Let $X^n$ and $Y^n$ denote the input and output blocks of length $n=7$. Consider them as macro-symbols, which correspond to the inputs and output of our channel. In this setting
$$I(X^n;Y^n)=H(Y^n)-H(Y^n|X^n)$$
with $H(Y^n|X^n)=H(X^n+Z^n|X^n)=H(Z^n|X^n)=H(Z^n)=3$ bits, where $Z^n$ is the error pattern.
Hence $H(Y^n|X^n)$ does not depend on the input distribution, and we are left with maximizing $H(Y^n)$. We have the bound $H(Y^n) \le 7$ which corresponds to a uniform distribution for $Y^n$. The question is if there is an input distribution that gives that output distribution.
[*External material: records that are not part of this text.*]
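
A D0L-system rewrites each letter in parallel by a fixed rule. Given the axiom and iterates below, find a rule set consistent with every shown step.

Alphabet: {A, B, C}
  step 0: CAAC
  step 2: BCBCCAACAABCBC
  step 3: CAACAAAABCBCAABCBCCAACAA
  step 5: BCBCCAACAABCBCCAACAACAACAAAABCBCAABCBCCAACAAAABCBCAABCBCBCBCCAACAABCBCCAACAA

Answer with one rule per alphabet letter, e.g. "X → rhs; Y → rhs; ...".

A->BC, B->C, C->AA

  step 2 ⇒ step 3: BCBCCAACAABCBC ⇒ C·AA·C·AA·AA·BC·BC·AA·BC·BC·C·AA·C·AA
    A ↦ BC
    B ↦ C
    C ↦ AA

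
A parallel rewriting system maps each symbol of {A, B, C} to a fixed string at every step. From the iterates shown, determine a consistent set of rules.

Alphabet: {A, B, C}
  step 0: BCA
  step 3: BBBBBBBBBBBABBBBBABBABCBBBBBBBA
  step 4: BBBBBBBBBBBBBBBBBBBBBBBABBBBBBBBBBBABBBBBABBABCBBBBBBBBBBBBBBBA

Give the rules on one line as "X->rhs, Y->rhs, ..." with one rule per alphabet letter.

A->BA, B->BB, C->ABC

  step 3 ⇒ step 4: BBBBBBBBBBBABBBBBABBABCBBBBBBBA ⇒ BB·BB·BB·BB·BB·BB·BB·BB·BB·BB·BB·BA·BB·BB·BB·BB·BB·BA·BB·BB·BA·BB·ABC·BB·BB·BB·BB·BB·BB·BB·BA
    A ↦ BA
    B ↦ BB
    C ↦ ABC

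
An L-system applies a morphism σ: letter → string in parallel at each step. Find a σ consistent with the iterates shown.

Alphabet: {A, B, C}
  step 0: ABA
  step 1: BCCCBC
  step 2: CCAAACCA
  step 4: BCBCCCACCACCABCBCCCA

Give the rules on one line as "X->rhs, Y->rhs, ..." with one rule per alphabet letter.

  step 1 ⇒ step 2: BCCCBC ⇒ CC·A·A·A·CC·A
    B ↦ CC
    C ↦ A
  step 0 ⇒ step 1: ABA ⇒ BC·CC·BC
    A ↦ BC

A->BC, B->CC, C->A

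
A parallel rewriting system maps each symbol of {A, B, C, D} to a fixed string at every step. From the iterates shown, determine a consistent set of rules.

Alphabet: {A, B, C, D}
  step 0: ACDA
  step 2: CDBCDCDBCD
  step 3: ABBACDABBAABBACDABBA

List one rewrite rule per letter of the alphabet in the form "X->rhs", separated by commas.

A->B, B->CD, C->AB, D->BA

  step 2 ⇒ step 3: CDBCDCDBCD ⇒ AB·BA·CD·AB·BA·AB·BA·CD·AB·BA
    B ↦ CD
    C ↦ AB
    D ↦ BA
    A ↦ B  (constrained at step 0)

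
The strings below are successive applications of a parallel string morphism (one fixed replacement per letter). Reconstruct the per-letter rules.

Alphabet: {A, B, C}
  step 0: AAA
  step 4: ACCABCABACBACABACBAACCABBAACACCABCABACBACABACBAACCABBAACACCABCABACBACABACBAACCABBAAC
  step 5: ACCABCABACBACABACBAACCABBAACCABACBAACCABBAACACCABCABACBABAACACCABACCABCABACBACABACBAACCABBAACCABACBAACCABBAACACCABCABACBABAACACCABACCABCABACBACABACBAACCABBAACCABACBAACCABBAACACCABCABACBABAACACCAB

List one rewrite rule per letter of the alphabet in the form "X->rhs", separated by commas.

A->AC, B->BA, C->CAB

  step 4 ⇒ step 5: ACCABCABACBACABACBAACCABBAACACCABCABACBACABACBAACCABBAACACCABCABACBACABACBAACCABBAAC ⇒ AC·CAB·CAB·AC·BA·CAB·AC·BA·AC·CAB·BA·AC·CAB·AC·BA·AC·CAB·BA·AC·AC·CAB·CAB·AC·BA·BA·AC·AC·CAB·AC·CAB·CAB·AC·BA·CAB·AC·BA·AC·CAB·BA·AC·CAB·AC·BA·AC·CAB·BA·AC·AC·CAB·CAB·AC·BA·BA·AC·AC·CAB·AC·CAB·CAB·AC·BA·CAB·AC·BA·AC·CAB·BA·AC·CAB·AC·BA·AC·CAB·BA·AC·AC·CAB·CAB·AC·BA·BA·AC·AC·CAB
    A ↦ AC
    B ↦ BA
    C ↦ CAB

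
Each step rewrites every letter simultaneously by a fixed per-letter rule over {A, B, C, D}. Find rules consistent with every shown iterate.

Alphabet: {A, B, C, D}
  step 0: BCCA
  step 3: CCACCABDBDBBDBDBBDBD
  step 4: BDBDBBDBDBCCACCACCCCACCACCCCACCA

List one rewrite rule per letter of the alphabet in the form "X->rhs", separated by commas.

  step 3 ⇒ step 4: CCACCABDBDBBDBDBBDBD ⇒ BD·BD·B·BD·BD·B·CC·A·CC·A·CC·CC·A·CC·A·CC·CC·A·CC·A
    A ↦ B
    B ↦ CC
    C ↦ BD
    D ↦ A

A->B, B->CC, C->BD, D->A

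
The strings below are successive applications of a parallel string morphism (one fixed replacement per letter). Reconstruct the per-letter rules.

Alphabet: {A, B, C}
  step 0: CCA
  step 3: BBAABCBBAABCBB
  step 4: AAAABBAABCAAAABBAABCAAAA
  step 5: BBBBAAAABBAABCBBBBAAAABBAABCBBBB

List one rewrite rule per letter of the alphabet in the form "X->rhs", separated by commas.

  step 4 ⇒ step 5: AAAABBAABCAAAABBAABCAAAA ⇒ B·B·B·B·AA·AA·B·B·AA·BC·B·B·B·B·AA·AA·B·B·AA·BC·B·B·B·B
    A ↦ B
    B ↦ AA
    C ↦ BC

A->B, B->AA, C->BC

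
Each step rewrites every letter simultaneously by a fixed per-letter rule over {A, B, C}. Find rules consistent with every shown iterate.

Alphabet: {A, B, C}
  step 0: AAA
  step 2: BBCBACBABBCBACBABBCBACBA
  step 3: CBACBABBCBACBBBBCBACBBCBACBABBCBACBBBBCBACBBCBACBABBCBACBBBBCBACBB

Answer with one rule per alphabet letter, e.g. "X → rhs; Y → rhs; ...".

  step 2 ⇒ step 3: BBCBACBABBCBACBABBCBACBA ⇒ CBA·CBA·BB·CBA·CBB·BB·CBA·CBB·CBA·CBA·BB·CBA·CBB·BB·CBA·CBB·CBA·CBA·BB·CBA·CBB·BB·CBA·CBB
    A ↦ CBB
    B ↦ CBA
    C ↦ BB

A->CBB, B->CBA, C->BB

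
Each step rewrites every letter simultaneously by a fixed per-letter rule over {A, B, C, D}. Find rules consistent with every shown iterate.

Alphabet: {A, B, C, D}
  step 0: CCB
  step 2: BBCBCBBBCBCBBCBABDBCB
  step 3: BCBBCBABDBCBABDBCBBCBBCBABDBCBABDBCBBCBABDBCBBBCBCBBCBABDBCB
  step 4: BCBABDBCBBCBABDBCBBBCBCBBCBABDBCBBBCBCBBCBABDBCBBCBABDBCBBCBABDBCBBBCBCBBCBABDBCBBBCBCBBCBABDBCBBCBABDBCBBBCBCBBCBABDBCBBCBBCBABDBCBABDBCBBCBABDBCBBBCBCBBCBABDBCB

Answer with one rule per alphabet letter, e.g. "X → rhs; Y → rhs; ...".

A->B, B->BCB, C->ABD, D->CB

  step 3 ⇒ step 4: BCBBCBABDBCBABDBCBBCBBCBABDBCBABDBCBBCBABDBCBBBCBCBBCBABDBCB ⇒ BCB·ABD·BCB·BCB·ABD·BCB·B·BCB·CB·BCB·ABD·BCB·B·BCB·CB·BCB·ABD·BCB·BCB·ABD·BCB·BCB·ABD·BCB·B·BCB·CB·BCB·ABD·BCB·B·BCB·CB·BCB·ABD·BCB·BCB·ABD·BCB·B·BCB·CB·BCB·ABD·BCB·BCB·BCB·ABD·BCB·ABD·BCB·BCB·ABD·BCB·B·BCB·CB·BCB·ABD·BCB
    A ↦ B
    B ↦ BCB
    C ↦ ABD
    D ↦ CB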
And there is: a uniform input. Because the output $Y^n=X^n+Z^n$ implies $X^n=Y^n+Z^n$, and for each output are eight possible inputs and pattern errors.
Hence $C = \max I(X^n;Y^n) = 7 - 3 = 4$ bits.
In this (very) particular case we can assert that this is correct by finding an ideal coding: use the 16 codewords from a Hamming $(7,4)$ code (which can correct up to 1 error). In this way, you can trasmit 4 bits of information in each block without error.
Now, the above is the capacity of the "block" channel: $4$ bits per $n-$block. To get the capacity of the original channel we need to divide by $7$. Hence we get $C = 4/7$ bits per channel use (binary transmission).